An earlier Fish Hooks titled ‘Holy Cow!” dealt with the odd fact that a winged ox is the traditional symbol for St. Luke the Evangelist who authored two of our New Testament books of the Bible (the Gospel of Luke, and the Acts of the Apostles). That earlier Fish Hooks pointed out that this ox was a memorable image that helped ancient readers connect Luke with the Gospel he wrote by referencing a unique incident in the first chapter of his book: the appearance of an angel to Zechariah to announce the coming birth of a son (John the Baptist) to his barren wife Elizabeth. This angelic appearance took place while Zechariah was performing his duties as a priest in the temple, and since priestly duties included sacrifice of bullocks on the temple’s altar, a very obscure connection can be made between Luke and the symbol of an ox.
But, as that earlier bit of trivia noted, that doesn’t explain why Luke’s ox symbol is depicted with wings. That’s a whole different connection (equally as obscure) which is best addressed in the context of the traditional symbols for all four of the Evangelists (clockwise in inset):
- John: An eagle. Eagles are masters of the sky and were believed to be able to look directly into the sun. John’s gospel begins with a soaring statement of Jesus’ divinity, so that sort of makes sense.
- Luke: A winged ox. (The sacrificial ox was already explained.)
- Mark: A winged lion. Lions are noble creatures that were thought to sleep with their eyes open, and this symbolized the resurrection. (Why that represents Mark isn’t at all clear!)
- Matthew: A winged man. Matthew’s gospel begins with the genealogy of Jesus, thus emphasizing that Jesus was also true man.
Now even the most generous reader will agree that those symbolic connections to the Gospels are really creative stretches of the imagination. These connections are SO strained and arbitrary that there must surely have been something else at work here. And indeed there was!
The precedent for these four particular creatures is found in the book of Ezekiel (chapters 1 & 10), where the prophet relates visions of four winged creatures with faces of a man, a lion, an ox, and an eagle. Similar creatures feature again in the book of Revelation (chapter 4). However, there is nothing in the Bible to suggest that these visionary creatures are supposed to represent the Four Evangelists. So, though we might enjoy the colorful allegory, there’s no real substance to these associations.
Is this sort of thing harmless or problematic? It all depends on how seriously we take it! It’s kind of cool to have these ancient and interesting symbols of the Four Evangelists. And in telling their associated stories, we perhaps do establish memorable links to some aspect of the gospels they represent. So there’s certainly nothing wrong with using these symbols.

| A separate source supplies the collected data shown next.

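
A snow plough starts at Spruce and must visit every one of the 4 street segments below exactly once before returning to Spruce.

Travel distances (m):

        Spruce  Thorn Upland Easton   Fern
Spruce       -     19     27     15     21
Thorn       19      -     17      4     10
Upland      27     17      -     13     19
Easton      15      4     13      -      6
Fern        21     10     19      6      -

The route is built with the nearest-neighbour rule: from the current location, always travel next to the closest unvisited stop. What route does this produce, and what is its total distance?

Total distance 75 m via the nearest-neighbour route Spruce → Easton → Thorn → Fern → Upland → Spruce.

Spruce → [Easton:15 / Thorn:19 / Fern:21 / Upland:27] → Easton (15)
Easton → [Thorn:4 / Fern:6 / Upland:13] → Thorn (4)
Thorn → [Fern:10 / Upland:17] → Fern (10)
Fern → [Upland:19] → Upland (19)
Return Upland→Spruce: 27.
Total = 15 + 4 + 10 + 19 + 27 = 75.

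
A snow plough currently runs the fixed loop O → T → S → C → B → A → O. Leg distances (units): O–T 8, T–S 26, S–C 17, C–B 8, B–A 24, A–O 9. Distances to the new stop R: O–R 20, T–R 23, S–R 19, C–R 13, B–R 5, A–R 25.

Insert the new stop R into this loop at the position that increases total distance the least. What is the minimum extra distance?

Insertion cost between consecutive stops i–j is d(i,R) + d(R,j) − d(i,j):
  between O and T: 20 + 23 − 8 = 35
  between T and S: 23 + 19 − 26 = 16
  between S and C: 19 + 13 − 17 = 15
  between C and B: 13 + 5 − 8 = 10
  between B and A: 5 + 25 − 24 = 6
  between A and O: 25 + 20 − 9 = 36
Cheapest insertion is between B and A, adding 6.
New total = 92 + 6 = 98.

+6 — insert R between B and A.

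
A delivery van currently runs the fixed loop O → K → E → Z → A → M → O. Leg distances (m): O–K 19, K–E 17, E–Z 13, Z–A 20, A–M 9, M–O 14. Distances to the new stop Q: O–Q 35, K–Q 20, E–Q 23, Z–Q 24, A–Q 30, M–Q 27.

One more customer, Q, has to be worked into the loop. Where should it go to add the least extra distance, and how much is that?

Minimum extra distance: 26 m, inserting Q between K and E.

Insertion cost between consecutive stops i–j is d(i,Q) + d(Q,j) − d(i,j):
  between O and K: 35 + 20 − 19 = 36
  between K and E: 20 + 23 − 17 = 26
  between E and Z: 23 + 24 − 13 = 34
  between Z and A: 24 + 30 − 20 = 34
  between A and M: 30 + 27 − 9 = 48
  between M and O: 27 + 35 − 14 = 48
Cheapest insertion is between K and E, adding 26.
New total = 92 + 26 = 118.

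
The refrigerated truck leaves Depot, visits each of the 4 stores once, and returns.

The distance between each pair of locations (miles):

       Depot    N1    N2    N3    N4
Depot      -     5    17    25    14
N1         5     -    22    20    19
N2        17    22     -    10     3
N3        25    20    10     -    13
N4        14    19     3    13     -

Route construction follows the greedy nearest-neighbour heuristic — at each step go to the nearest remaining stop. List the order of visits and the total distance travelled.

From Depot: distances to unvisited — N1=5, N4=14, N2=17, N3=25. Nearest is N1 (5).
From N1: distances to unvisited — N4=19, N3=20, N2=22. Nearest is N4 (19).
From N4: distances to unvisited — N2=3, N3=13. Nearest is N2 (3).
From N2: distances to unvisited — N3=10. Nearest is N3 (10).
Return N3→Depot: 25.
Total = 5 + 19 + 3 + 10 + 25 = 62.

Nearest-neighbour total = 62 miles; route Depot → N1 → N4 → N2 → N3 → Depot.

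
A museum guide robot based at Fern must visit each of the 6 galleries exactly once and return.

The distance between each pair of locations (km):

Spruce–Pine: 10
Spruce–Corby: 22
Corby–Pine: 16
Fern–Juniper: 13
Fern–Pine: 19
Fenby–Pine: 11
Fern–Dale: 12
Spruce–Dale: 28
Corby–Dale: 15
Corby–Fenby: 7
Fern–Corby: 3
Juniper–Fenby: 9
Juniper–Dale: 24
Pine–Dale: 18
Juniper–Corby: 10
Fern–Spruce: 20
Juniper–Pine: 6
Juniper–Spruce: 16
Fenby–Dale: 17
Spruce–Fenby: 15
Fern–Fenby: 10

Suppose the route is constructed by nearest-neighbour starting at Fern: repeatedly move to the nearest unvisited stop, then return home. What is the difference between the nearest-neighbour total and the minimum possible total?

Fern: Corby=3, Fenby=10, Dale=12, Juniper=13, Pine=19, Spruce=20 ⇒ Corby
Corby: Fenby=7, Juniper=10, Dale=15, Pine=16, Spruce=22 ⇒ Fenby
Fenby: Juniper=9, Pine=11, Spruce=15, Dale=17 ⇒ Juniper
Juniper: Pine=6, Spruce=16, Dale=24 ⇒ Pine
Pine: Spruce=10, Dale=18 ⇒ Spruce
Spruce: Dale=28 ⇒ Dale
NN route Fern → Corby → Fenby → Juniper → Pine → Spruce → Dale → Fern costs 75.
Optimal: Fern → Corby → Juniper → Pine → Spruce → Fenby → Dale → Fern costs 73 (by enumerating all 360 distinct tours).
Excess = 75 − 73 = 2.

2 km longer than the optimal tour.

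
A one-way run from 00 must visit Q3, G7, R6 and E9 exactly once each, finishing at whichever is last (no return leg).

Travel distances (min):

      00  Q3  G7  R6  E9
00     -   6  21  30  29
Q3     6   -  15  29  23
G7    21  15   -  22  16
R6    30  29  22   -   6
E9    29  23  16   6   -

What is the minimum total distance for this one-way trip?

There are 4! = 24 possible orderings.
00 - Q3 - G7 - R6 - E9: 6+15+22+6 = 49
00 - Q3 - G7 - E9 - R6: 6+15+16+6 = 43
00 - Q3 - R6 - G7 - E9: 6+29+22+16 = 73
00 - Q3 - R6 - E9 - G7: 6+29+6+16 = 57
00 - Q3 - E9 - G7 - R6: 6+23+16+22 = 67
00 - Q3 - E9 - R6 - G7: 6+23+6+22 = 57
00 - G7 - Q3 - R6 - E9: 21+15+29+6 = 71
00 - G7 - Q3 - E9 - R6: 21+15+23+6 = 65
00 - G7 - R6 - Q3 - E9: 21+22+29+23 = 95
00 - G7 - R6 - E9 - Q3: 21+22+6+23 = 72
00 - G7 - E9 - Q3 - R6: 21+16+23+29 = 89
00 - G7 - E9 - R6 - Q3: 21+16+6+29 = 72
00 - R6 - Q3 - G7 - E9: 30+29+15+16 = 90
00 - R6 - Q3 - E9 - G7: 30+29+23+16 = 98
… (10 more)
The minimum is 43.
One shortest path: 00 → Q3 → G7 → E9 → R6.

Minimum one-way distance = 43 min.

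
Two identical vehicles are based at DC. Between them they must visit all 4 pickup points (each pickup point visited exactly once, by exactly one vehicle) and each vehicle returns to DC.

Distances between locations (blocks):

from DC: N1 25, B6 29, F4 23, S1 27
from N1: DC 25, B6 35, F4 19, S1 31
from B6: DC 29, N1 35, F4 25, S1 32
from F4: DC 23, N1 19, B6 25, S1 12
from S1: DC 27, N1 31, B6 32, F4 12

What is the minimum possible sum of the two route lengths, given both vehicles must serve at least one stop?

Minimum combined distance: 141 blocks.

Try each way of splitting the stops between the two vehicles (each non-empty) and, for each split, find the best tour for each vehicle:
  {N1} + {B6, F4, S1}: 50 + 93 = 143
  {B6} + {N1, F4, S1}: 58 + 83 = 141
  {N1, B6} + {F4, S1}: 89 + 62 = 151
  {F4} + {N1, B6, S1}: 46 + 117 = 163
  {N1, F4} + {B6, S1}: 67 + 88 = 155
  {B6, F4} + {N1, S1}: 77 + 83 = 160
  … (7 splits in total)
Best: vehicle 1 DC → B6 → DC = 58; vehicle 2 DC → N1 → F4 → S1 → DC = 83; combined 141.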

But on the other hand, when we start to take such allegorical symbolism seriously, we are reading unwarranted meaning into the Bible and that’s never a good thing! An example of that kind of error is illustrated by the case of Saint Irenaeus (ear-ren-ay-us), the bishop of churches in the Roman Empire’s region of Gaul (now France) in the late second century. He was a strong opponent of the heresy of Gnosticism and also weighed in against spurious “gospels” that some thought should be part of the Christian Bible – that’s all to his credit. However, to support his position, he took literally the identification of the creatures of Ezekiel with the Evangelists and argued that this proved that there could be only four valid gospels! A classic example of making a bad argument for a good cause!
Knowing the stories of these ancient symbols, you’ll probably be intrigued how you’ll see them popping up (especially in churches named after St. Matthew, Mark, Luke, or John). Enjoy them for the ancient and colorful traditions they embody! But let them also be a reminder that imaginative embellishments of Biblical accounts are only human creations, and should never be confused with the essential and legitimate truths of Holy Scripture.